In his new book, Hoger dan de Dhaulagiri, Bart Vos returns to the Himalayas. The Dhaulagiri is one of Nepal’s highest peaks, a ‘white tooth’ that Vos conquers with an extremely difficult route of his own devising (‘an imaginary taut line on the mountain wall that will be there long after I’m dead and gone’). Surprisingly, the book starts with the final objective, reaching the top. There his altimeter reads 8,185 metres, almost twenty metres higher than the mountain’s official height.
This success was preceded by failed solo attempts in 1994 and 1995, both of which are described in separate chapters. The first failed because of severe weather. The second failure was almost hilarious: in the final phases, Vos had to deal with an inexperienced female climber from Russia who seriously endangered both their lives by following him. Fifty metres below the peak, he was forced to turn back to help her.
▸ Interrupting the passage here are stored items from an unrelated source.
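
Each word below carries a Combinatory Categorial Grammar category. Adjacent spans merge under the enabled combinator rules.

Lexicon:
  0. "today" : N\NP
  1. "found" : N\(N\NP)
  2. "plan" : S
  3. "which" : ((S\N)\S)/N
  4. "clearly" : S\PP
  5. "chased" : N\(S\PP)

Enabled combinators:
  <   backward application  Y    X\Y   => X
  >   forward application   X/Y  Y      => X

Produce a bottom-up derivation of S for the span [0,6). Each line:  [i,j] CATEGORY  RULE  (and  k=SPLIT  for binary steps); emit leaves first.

[0,1] N\NP  lex  "today"
[1,2] N\(N\NP)  lex  "found"
[0,2] N  <  k=1
[2,3] S  lex  "plan"
[3,4] ((S\N)\S)/N  lex  "which"
[4,5] S\PP  lex  "clearly"
[5,6] N\(S\PP)  lex  "chased"
[4,6] N  <  k=5
[3,6] (S\N)\S  >  k=4
[2,6] S\N  <  k=3
[0,6] S  <  k=2

[0,6] S   <
  [0,2] N   <
    [0,1] "today" : N\NP
    [1,2] "found" : N\(N\NP)
  [2,6] S\N   <
    [2,3] "plan" : S
    [3,6] (S\N)\S   >
      [3,4] "which" : ((S\N)\S)/N
      [4,6] N   <
        [4,5] "clearly" : S\PP
        [5,6] "chased" : N\(S\PP)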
Vos also turns a perceptive eye on the land and peoples of Nepal and Tibet. During his expeditions to the area, he has witnessed their increasing dependence on Western development aid, and has watched tourist organisations and mountaineers take gleeful advantage of the passivity of the local populations. His travels also bring him together with old and new friends, among them the astonishing Tibetan Lobsang, whom Vos lovingly portrays. The Tibetans and Nepalis’ stories form a kaleidoscopic picture of a once-so-idyllic Nepal.